January’s copper price rally came to a screeching halt on Friday after a key gauge showed Chinese factory output shrinking at the fastest pace in almost three years.
Copper for delivery in March slumped 3% compared to Thursday’s close to a low of $2.7535 per pound ($6,070 a tonne) on the Comex market in New York.
A January survey of Chinese private sector factory purchasing managers fell to 48.3 from 49.7 in December, the lowest reading since February 2016 and well below forecasts. A reading below 50 signals contractionary conditions.
The subindex for new orders was the weakest since September 2015, but the outlook for the rest of the year improved slightly, with factory bosses most optimistic since May last year.

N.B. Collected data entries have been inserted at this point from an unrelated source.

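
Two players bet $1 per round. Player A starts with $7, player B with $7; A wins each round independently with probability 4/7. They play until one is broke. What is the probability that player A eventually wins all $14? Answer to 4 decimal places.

0.8822

Let r = q/p = (3/7)/(4/7) = 3/4. The recurrence P(i) = p·P(i+1) + q·P(i−1) with P(0)=0, P(14)=1 gives P(i) = (1 − r^i)/(1 − r^14).
P(7) = (1 − (3/4)^7) / (1 − (3/4)^14) = 16384/18571 ≈ 0.8822.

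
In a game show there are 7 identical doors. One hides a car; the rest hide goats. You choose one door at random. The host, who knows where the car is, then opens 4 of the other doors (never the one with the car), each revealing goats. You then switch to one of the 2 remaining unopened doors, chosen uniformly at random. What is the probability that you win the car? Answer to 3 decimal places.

Your original door holds the car with probability 1/7, so the other 6 collectively hold it with probability 6/7.
The host can always find 4 empty doors to open, so the reveals don't change that 6/7; it is now spread over the 2 remaining unopened doors.
P(win by switching) = (6/7) · (1/2) = 3/7 ≈ 0.429.

0.429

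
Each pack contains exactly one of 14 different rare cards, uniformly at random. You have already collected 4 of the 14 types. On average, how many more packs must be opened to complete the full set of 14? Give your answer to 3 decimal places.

Starting from 4 distinct types, each trial gives a new one with probability (14−i)/14 when i types are held, so the wait for the next new type is 14/(14−i).
E = 14/10 + 14/9 + 14/8 + 14/7 + 14/6 + 14/5 + 14/4 + 14/3 + 14/2 + 14/1 = 7381/180 ≈ 41.006.

41.006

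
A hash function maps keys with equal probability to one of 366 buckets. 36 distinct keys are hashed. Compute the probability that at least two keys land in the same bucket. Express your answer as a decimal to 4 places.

It's easier to compute the probability that all 36 are distinct.
P(all distinct) = 366/366 · 365/366 · ··· · 331/366 ≈ 0.1687.
So the probability of at least one match is 1 − 0.1687 = 0.8313.

0.8313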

The Caixin index focuses on small and medium-sized private sector companies while Beijing’s official manufacturing PMI is skewed towards large state owned firms. That reading actually increased last month although it also remains stuck just below 50.
Given its widespread use in construction, transportation and power grid infrastructure, copper is considered a good barometer for economic activity and with China consuming nearly half the world’s copper, the price of the red metal is closely correlated with domestic factory conditions.
At the start of 2019, copper fell to a near two-year low of $2.54 a pound over worries about slowing growth in China and fears of the impact of the trade dispute between China and the US.
Most analysts remain bullish on the longer term prospects for copper. Capital Economics, a London-based researcher, says that is partly due to slowing mine supply growth.
Capital Economics believes the metal will average $6,500 per tonne in the first quarter of 2020, after a gradual rise this year.